Nessa época a internet propagava-se com imensa força no Brasil, e tive acesso aos mais variados poetas. Descobri William Blake e Pablo Neruda, do primeiro ressalto o trecho que inspirou a banda The Doors a usarem esse nome: "quando as portas da percepção forem abertas, as coisas irão surgir como são: infinitas", e do segundo ficou "vinte poemas de amor e uma canção desesperada", livro de poesias lindíssimo. A filosofia foi apresentada a mim muito cedo, pela música de Raul Seixas, e qualquer coisa que escreva ficará aquém dos clássicos "Ouro de Tolo" e "Metro Linha 743". Durante uma época da adolescência conheci a contra-cultura brasileira nas músicas dos poetas da Tropicália, podemos citar aí Caetano e Gil como expoentes maiores, mas o meu preferido chama-se Torquato Neto, e dele o que mais me marcou foram "Cogito", e "Ai de mim, Copacabana", seu desapreço pelo tradicional mostrou-me o que de fato era originalidade. João Cabral de Melo Neto, Cecília Meirelles e Gentileza vieram logo depois. Mas foi em um livro chamado "Terror e êxtase", de José Carlos de Oliveira, que tomei nota pela primeira vez daquele que considero um dos maiores poemas já escritos, que se chama "Se te Queres Matar", de Fernando Pessoa. Esse poema fala coisas que permeiam e influenciam fortemente o que escrevo, um retrato metafísico frio, e ao mesmo tempo sensibilíssimo, sobre a condição de ser humano, "... A cinematografia das horas representadas/ Por atores de convenções e poses determinadas,/ O circo policromo do nosso dinamismo sem fim...". Quase naturalmente, encontrei outro poema que seria fundamental para mim, o seu nome é "Resíduo", e o autor é Carlos Drummond de Andrade. Nele, entendi a importância de se estar atento às coisas que passam pela nossa vida, porque por mais ínfimas que sejam, delas também algo restará em nós.

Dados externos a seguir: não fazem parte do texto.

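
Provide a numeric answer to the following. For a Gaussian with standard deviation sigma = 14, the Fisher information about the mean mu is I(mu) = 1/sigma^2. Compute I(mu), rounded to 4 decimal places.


The Fisher information for the mean of a normal distribution is I(mu) = 1/sigma^2.
sigma = 14, so sigma^2 = 196.
I(mu) = 1/196 = 0.0051

0.0051


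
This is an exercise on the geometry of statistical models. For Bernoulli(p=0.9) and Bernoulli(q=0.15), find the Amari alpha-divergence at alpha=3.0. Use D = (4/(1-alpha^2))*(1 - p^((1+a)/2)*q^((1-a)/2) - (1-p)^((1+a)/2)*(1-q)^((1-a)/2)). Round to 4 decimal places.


Amari alpha-divergence:
D = (4/(1-alpha^2))*(1 - p^((1+a)/2)*q^((1-a)/2) - (1-p)^((1+a)/2)*(1-q)^((1-a)/2)).
alpha = 3.0, p = 0.9, q = 0.15.
e1 = (1+alpha)/2 = 2.0, e2 = (1-alpha)/2 = -1.0.
t1 = p^e1 * q^e2 = 0.9^2.0 * 0.15^-1.0 = 5.4.
t2 = (1-p)^e1 * (1-q)^e2 = 0.1^2.0 * 0.85^-1.0 = 0.011765.
4/(1-alpha^2) = -0.5.
D = -0.5*(1 - 5.4 - 0.011765) = 2.2059

2.2059


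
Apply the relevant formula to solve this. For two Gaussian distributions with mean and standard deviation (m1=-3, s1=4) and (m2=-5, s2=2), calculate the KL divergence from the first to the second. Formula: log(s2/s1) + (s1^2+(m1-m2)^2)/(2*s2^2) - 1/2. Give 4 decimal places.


KL divergence between normal distributions:
KL = log(s2/s1) + (s1^2 + (m1-m2)^2)/(2*s2^2) - 1/2.
log(2/4) = -0.693147.
(4^2 + (-3--5)^2)/(2*2^2) = (16 + 4)/8 = 2.5.
KL = -0.693147 + 2.5 - 0.5 = 1.3069

1.3069


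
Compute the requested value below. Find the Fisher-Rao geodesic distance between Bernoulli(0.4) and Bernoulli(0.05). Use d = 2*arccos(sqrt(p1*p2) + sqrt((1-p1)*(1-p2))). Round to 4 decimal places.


Geodesic distance on Bernoulli manifold:
d(p1,p2) = 2*arccos(sqrt(p1*p2) + sqrt((1-p1)*(1-p2))).
sqrt(p1*p2) = sqrt(0.4*0.05) = 0.141421.
sqrt((1-p1)*(1-p2)) = sqrt(0.6*0.95) = 0.754983.
arg = 0.141421 + 0.754983 = 0.896405.
d = 2*arccos(0.896405) = 0.9184

0.9184


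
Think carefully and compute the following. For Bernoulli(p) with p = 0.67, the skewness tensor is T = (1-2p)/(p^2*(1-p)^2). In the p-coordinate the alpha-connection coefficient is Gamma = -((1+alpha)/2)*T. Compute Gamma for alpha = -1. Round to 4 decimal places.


Skewness (Amari-Chentsov) tensor: T = (1-2p)/(p^2*(1-p)^2).
p = 0.67, 1-2p = -0.34, p^2 = 0.4489, (1-p)^2 = 0.1089.
T = -0.34/(0.4489 * 0.1089) = -6.955069.
In the p-coordinate, Gamma^(alpha) = Gamma^(0) - (alpha/2)*T with Gamma^(0) = (1/2)*g'(p) = -T/2,
so Gamma^(alpha) = -((1+alpha)/2)*T.
alpha = -1, -(1+alpha)/2 = 0.0.
Gamma = 0.0 * -6.955069 = 0.0000

0.0000


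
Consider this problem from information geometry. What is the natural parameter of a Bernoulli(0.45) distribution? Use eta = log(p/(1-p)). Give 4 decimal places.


Natural parameter for Bernoulli: eta = log(p/(1-p)).
p = 0.45, 1-p = 0.55.
p/(1-p) = 0.818182.
eta = log(0.818182) = -0.2007

-0.2007


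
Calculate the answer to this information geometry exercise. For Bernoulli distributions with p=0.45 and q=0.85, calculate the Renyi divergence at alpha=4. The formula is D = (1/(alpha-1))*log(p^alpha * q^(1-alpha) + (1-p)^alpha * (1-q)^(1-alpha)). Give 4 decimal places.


Renyi divergence of order alpha between Bernoulli distributions:
D = (1/(alpha-1))*log(p^alpha * q^(1-alpha) + (1-p)^alpha * (1-q)^(1-alpha)).
alpha = 4, p = 0.45, q = 0.85.
p^alpha * q^(1-alpha) = 0.45^4 * 0.85^-3 = 0.066772.
(1-p)^alpha * (1-q)^(1-alpha) = 0.55^4 * 0.15^-3 = 27.112963.
sum = 0.066772 + 27.112963 = 27.179735.
D = (1/3)*log(27.179735) = 1.1008

1.1008


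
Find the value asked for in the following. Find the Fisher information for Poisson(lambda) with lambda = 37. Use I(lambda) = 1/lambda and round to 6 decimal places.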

Durante a faculdade de cinema tive acesso aos mais diversos Filósofos, desde Cristian Metz a André Bazin. Conheci Vertov, Einseinstein (O Encouraçado Potemkin), Orson Welles ("Cidadão Kane", "A Marca da Maldade"), La Nouvelle Vague (Truffaut, Alain Resnais e cia), o Cinema Italiano ("Ladrão de Bicicleta"), o expressionismo, o surrealismo de Dali e Buñuel ("O cão andaluz", "Anjo Exterminador", "O charme discreto da Burguesia"). Familiarizei-me com as tentativas de traduzir o espaço-tempo de alguns dias em alguns minutos, e os efeitos do efeito phi... Sem falar no Cinema Novo de Glauber Rocha, Nelson Pereira dos Santos e Ruy Guerra, e os três filmes mais importantes dessa época, respectivamente (pela ordem de autoria): "Deus e o Diabo na Terra do Sol", "Vidas Secas" e "Os Fuzis". De Ruy Guerra, com quem tenho o orgulho de ter tido aula, ainda ressalto o poema na música "Fado Tropical": "meu coração tem um sereno jeito...".
No início da minha vida jovem-adulta, passei a frequentar a Lapa, e a aprender mais sobre o samba. Nessa época, fui a fundo na obra de Chico Buarque, principalmente. Tudo o que ele escrevia, a forma como as sílabas eram pronunciadas, o lugar em que estavam, a rima improvável, a sensibilidade poética... Aprendi mais sobre Cartola, Adoniran, Noel Rosa, Mário Lago... Descobri o que queriam dizer as letras do Clube da Esquina, entre as quais ressalto "Clube da esquina n° 2", "Feira Moderna" e "Travessia". Furei os discos de Elis Regina, Nara Leão, e, finalmente, me deparei com outro pilar fundamental, uma música chamada "A Palo Seco", de Belchior.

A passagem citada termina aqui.